3. Stir in pecans and Grand Marnier
4. Pour mixture into hot sterilized half-pint jars, seal and process in a boiling water bath according to manufacturer’s directions.
Makes 2 pints
Friday, December 9, 2011
|This is our favorite cookie all year around. Our version of the chocolate chip classic. But cooking.com is suggesting 10 other cookies for the holidays.|
Wednesday, December 7, 2011
Michael Pollan, who has written three of the most important food books of the recent past — Omnivore's Dilemma, Food Rules, and In Defense of Food — answered readers' questions in a New York Times Magazine special on Food and Drink.
One of the questions, and his answer, intrigued us enough to post it here. Good food for thought, as they say.
Q: What will our food system be like in 100 years?
A: My best guess is that the food system will look very different in 100 years, for the simple reason that the present one is — in the precise sense of the word — unsustainable. It depends on fossil fuels that we can't depend on and exacts a steeper price in human and environmental health than we can afford. So it will change, whether we want it to or not.

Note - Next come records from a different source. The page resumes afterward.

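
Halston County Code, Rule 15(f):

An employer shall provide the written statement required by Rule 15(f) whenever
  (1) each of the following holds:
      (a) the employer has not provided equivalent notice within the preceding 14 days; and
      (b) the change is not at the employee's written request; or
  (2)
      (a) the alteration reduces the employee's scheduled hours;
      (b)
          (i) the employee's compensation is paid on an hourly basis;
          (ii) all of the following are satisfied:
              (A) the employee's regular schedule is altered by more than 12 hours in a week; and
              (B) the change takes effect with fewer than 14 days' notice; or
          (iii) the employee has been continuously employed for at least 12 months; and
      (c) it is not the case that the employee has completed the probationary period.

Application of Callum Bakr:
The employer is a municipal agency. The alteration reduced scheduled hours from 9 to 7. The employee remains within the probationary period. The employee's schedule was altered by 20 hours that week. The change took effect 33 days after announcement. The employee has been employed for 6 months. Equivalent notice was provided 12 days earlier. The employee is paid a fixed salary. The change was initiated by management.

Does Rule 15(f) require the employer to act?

No — not required.

(a) no recent notice — not satisfied.
(b) not employee-requested — holds.
(1): F AND T → false.
(a) hours reduced — met.
(i) hourly-paid — not met.
(A) schedule shift > 12h — satisfied.
(B) < 14 days' notice — not satisfied.
So (ii) is not satisfied (T AND F).
(iii) tenure ≥ 12 mo. — not met.
(b): F OR F OR F → false.
(c) not (past probation) — holds.
(2): T AND F AND T → false.
Overall = F OR F = false.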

We certainly won't be eating nine ounces of meat per person per day, as Americans do now — there won't be enough feed grain, worldwide, to continue that feast, and presumably we will have faced up to meat-eating's disastrous toll on the environment. If we haven't, we'll have much bigger problems on our plate than what to have for dinner.
What do you think? Crystal ball or ignorant negativism?
Sunday, December 4, 2011
We think that there are lots of ways to better appreciate the flavor and healthy goodness of sweet potatoes than the overly sweet, often gloppy Thanksgiving dish.
We came across an old Vegetarian Times sweet potato recipe for garlicky mashed sweet potatoes the other day in a VT eNewsletter. We had four of the tubers in our pantry and needed a side for dinner, so we, ahem, whipped some up. They tasted very good and were a great accompaniment to savory piece of protein.
With four peeled and diced sweets, along with two peeled and diced apples, and teaspoon of balsamic vinegar and two teaspoons of salt, you're almost ready to go.
First you cut the top off a head of garlic, drizzle it with olive oil and rosemary, and then roast it in the oven for an hour.
Meanwhile, put the diced sweet potatoes, apples and salt in a dutch oven, and bring it to a boil on top of the stove. Lower the heat to medium and simmer until the potatoes are soft. About 10 minutes.
Drain the spuds, saving a cup of liquid. Squeeze the garlic out of its peel into the potatoes, add the teaspoon of balsamic and whip or mash the mixture. Add some cooking liquid if it is not creamy enough. Add some ground pepper and serve hot.